Should we sign up Bean for an FHEA-accredited course too?

Exciting times here, as the second family member undertakes training in Learning & Teaching. No, not the kids (although maybe it’d make a nice birthday present for them), but my very talented SO.

After many years working in pure research roles, she’s now starting to take on some teaching, so she’s picking up her institution’s introductory package, which is prompting some really good conversations at the dinner table.

One issue that’s coming up – for me probably more than for her – is the question of how one gets from the L&T training session to the on-the-ground experience in your classroom.

This was started by a discussion of assessment and its central role within the learning process. As my SO noted, assessment is always formative and should be always linked to the feedback and adaptation process.

For her, one practical problem with that much of her opportunity to teach comes from giving guest lectures on modules run by other people: we’re talking here about specialised Masters programmes with lots of such input from research experts, teaching to their particular expertise.

Obviously, that can be great for students as they get to interact with a wide range of leading People, but it’s pretty rubbish for any formative development using assessment, per the training session. My SO might only be spending a couple of hours with the group, leaving little or no time to adapt content or pedagogy to their specific needs or interests.

That raised the more general problem of the translation from theory to practice that I’ve mentioned.

As someone working on simulations and other forms of active learning, I’ve always been rather sensitive to this, since the restraints under which I work have been rather obvious. The shape of the teaching spaces I’m in; the number of students I’ve got; the flexibility of the timetable: all of these impose some really consequential limits on what I can do.

And beyond that there is the entire process of Quality Assurance. My old negotiation module ended up using a reflective writing assessment partly because it aligned well with my learning objectives, but also because it worked for our second marking/external marking regime. My initial thoughts about something much more immaterial – me marking what they did in negotiations, or getting them to negotiate with me for their grade – might have made as much sense pedagogically, but they would have fallen at the hurdle of our L&T committee, who would (reasonably) have asked me how we could be confident about the equity and consistency of such approaches.
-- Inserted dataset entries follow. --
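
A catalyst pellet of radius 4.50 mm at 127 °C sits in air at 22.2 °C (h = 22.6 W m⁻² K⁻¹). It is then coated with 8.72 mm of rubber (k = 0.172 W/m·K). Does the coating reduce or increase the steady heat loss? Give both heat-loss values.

increases: 0.603 → 1.19 W

Critical radius for a sphere: r_cr = 2k/h = 0.0152 m = 1.52 cm.
Outer radius after coating: r₂ = 0.00450 + 0.00872 = 0.01322 m.
Since r₁ < r_cr and r₂ ≤ r_cr, the coating moves toward the maximum at r_cr — heat loss rises.
Bare: R = 1/(4πr₁²h) = 173.9 K/W; Q = 104.8/173.9 = 0.603 W.
Coated: R = R_cond + R_conv = 87.96 K/W; Q = 104.8/87.96 = 1.19 W.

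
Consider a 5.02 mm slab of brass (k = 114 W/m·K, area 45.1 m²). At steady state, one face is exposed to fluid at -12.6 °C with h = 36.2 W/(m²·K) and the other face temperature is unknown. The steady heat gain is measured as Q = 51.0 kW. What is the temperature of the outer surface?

T_out = 18.7 °C

Series resistances:
  R_conv,in = 1/(hA) = 1/(36.2·45.1) = 6.125×10^-4 K/W
  R_brass = L/(kA) = 0.00502/(114·45.1) = 9.764×10^-7 K/W
ΣR = 6.135×10^-4 K/W
ΔT = Q·ΣR = 51000 × 6.135×10^-4 = 31.29 K
Heat flows inward, so T_out = T_in + ΔT = -12.6 + 31.29 = 18.7 °C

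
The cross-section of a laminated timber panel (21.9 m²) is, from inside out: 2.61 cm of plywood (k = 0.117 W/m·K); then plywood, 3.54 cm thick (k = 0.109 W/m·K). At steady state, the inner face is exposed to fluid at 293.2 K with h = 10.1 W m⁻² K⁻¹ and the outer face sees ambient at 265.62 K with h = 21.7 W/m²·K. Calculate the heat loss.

Series thermal resistances, inner to outer:
  R_conv,in = 1/(hA) = 1/(10.1·21.9) = 0.004521 K/W
  R_plywood = L/(kA) = 0.0261/(0.117·21.9) = 0.01019 K/W
  R_plywood = L/(kA) = 0.0354/(0.109·21.9) = 0.01483 K/W
  R_conv,out = 1/(hA) = 1/(21.7·21.9) = 0.002104 K/W
ΣR = 0.004521 + 0.01019 + 0.01483 + 0.002104 = 0.03164 K/W
Q = ΔT/ΣR = (293.2 K − 265.62 K)/0.03164 = 872 W

Q = 872 W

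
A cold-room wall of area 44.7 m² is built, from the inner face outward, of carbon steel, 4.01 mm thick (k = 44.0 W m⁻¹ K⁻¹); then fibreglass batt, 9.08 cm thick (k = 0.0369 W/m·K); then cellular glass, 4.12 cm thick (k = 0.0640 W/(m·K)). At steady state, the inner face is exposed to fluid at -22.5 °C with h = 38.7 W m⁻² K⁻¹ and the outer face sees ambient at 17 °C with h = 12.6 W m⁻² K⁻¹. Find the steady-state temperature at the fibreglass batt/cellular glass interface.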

Yes, QA has flexibility in it, just as one can find flexibility on capping numbers or working with your timetabler*, but there are ultimately going to be limits to this, as well as paths that are better-trodden than others. As I’m guessing you’re finding with the Great Jump Online, there’s an institutionalised tendency to regularise our offerings to students, be that in terms of contact time or format or assessment or whatever.

And this is where I recognise that this is something that I got relatively little training, just as I suspect most of us got little training. L&T development understandably has to make sure it concentrates on the fundamentals of good pedagogic practice, often matched up with a bunch of ‘handy hints’ on stuff to do in the classroom. But that misses the discussion about the articulation between those two levels.

How do we move a model of alignment or of rolling assessment/feedback into our class, when that class is not a blank sheet (even when it might not yet exist)?

I’ve tangled with this before, and even made a simulation-simulation to try and work through some key steps. It’s not great, but it does suggest a way forward.

The central concern has to be the learning objectives that we establish, be they within the context of a programme, or a module, or even just a session. From that, we then have to be willing to flex practice around our constraints to find a way that meets those objectives.

To do that, we need not only a good sense of our purpose, but also of the range of options that are open to us, coupled to a willingness to try them out. Which all sounds a bit daunting.

But this is maybe a good point to remember that students are generally willing to follow us where we want to go (pedagogically), as long as we can show that we’ve got a logic behind it. Bringing them into our design and delivery process – in part through that continuous feedback loop – can help to edge out the edges and make it work better for everyone.

Whether and how that pans out for my SO, I’ll let you know.